Google’s vice president of Search Products & User Experience, Marissa Mayer, talked to VentureBeat about social search. She first gives a real-word example:

Social search happens every day. When you ask a friend “what movies are good to go see?” or “where should we go to dinner?”, you are doing a verbal social search. You’re trying to leverage that social connection to try and get a piece of information that would be better than what you’d come up with on your own.

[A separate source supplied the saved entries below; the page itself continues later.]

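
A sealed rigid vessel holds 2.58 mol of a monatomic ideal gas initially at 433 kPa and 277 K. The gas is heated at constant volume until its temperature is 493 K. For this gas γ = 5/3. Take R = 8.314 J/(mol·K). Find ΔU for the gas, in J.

6950 J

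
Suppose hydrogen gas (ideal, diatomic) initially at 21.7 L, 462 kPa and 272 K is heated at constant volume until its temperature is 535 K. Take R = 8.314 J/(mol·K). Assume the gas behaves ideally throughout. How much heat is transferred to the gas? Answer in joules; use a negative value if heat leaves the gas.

n = P₁V₁/(RT₁) = 462×21.7/(8.314×272) = 4.43 mol.
Isochoric: V stays 21.7 L; P/T = const ⇒ T₂ = 535 K, P₂ = 909 kPa.
W = 0 (no volume change).
ΔU = nCvΔT = 4.43×20.8×(535−272) = 24200 J.
Q = ΔU = 24200 J.

24200 J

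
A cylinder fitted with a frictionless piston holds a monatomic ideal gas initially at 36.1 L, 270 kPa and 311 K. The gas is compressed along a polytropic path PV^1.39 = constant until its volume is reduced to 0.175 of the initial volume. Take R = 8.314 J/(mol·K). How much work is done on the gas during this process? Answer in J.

24300 J

n = P₁V₁/(RT₁) = 270×36.1/(8.314×311) = 3.77 mol.
Polytropic n=1.39: T₂ = T₁(V₁/V₂)^(n−1) = 311×(5.71)^0.39 = 614 K; P₂ = P₁(V₁/V₂)^n = 3040 kPa.
W = (P₁V₁−P₂V₂)/(n−1) = (270×36.1−3040×6.32)/0.39 = -24300 J.
Work done on the gas = −W_by = 24300 J.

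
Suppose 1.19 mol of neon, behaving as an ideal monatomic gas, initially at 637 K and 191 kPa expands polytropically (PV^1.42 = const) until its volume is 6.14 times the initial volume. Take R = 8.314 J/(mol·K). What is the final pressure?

14.5 kPa

V₁ = nRT₁/P₁ = 1.19×8.314×637/191 = 33.0 L.
Polytropic n=1.42: T₂ = T₁(V₁/V₂)^(n−1) = 637×(0.163)^0.42 = 297 K; P₂ = P₁(V₁/V₂)^n = 14.5 kPa.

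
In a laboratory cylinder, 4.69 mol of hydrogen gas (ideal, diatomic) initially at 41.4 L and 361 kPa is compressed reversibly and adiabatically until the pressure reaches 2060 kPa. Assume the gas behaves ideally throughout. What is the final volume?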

(I think she’s still speaking about humans there.) Besides features like Google Co-op or something like “other users like you also searched for,” she later goes on to give an example of how something like this might work out in web search:

For example, it’s clear that people would attribute more authority to the pages that their friends have visited. So if we took Web History and allowed that data to influence rankings, such that pages that your friends have visited were now bumped up in your search ranking, that that might be a good augmentation to something like personalized search. In essence, it’s a fusion of personalized and social search. In this case, what we would do is say: This Gmail account which maps to Marissa Mayer then maps to these other friends, allow those friends to influence this ranking

Marissa adds that “no, we have not done anything like that to date.”

Asked about the future of search, Marissa argues that it’s hard to imagine data like “who your friends are, what you like to do, where you are” will not be used by search engines ten years from now.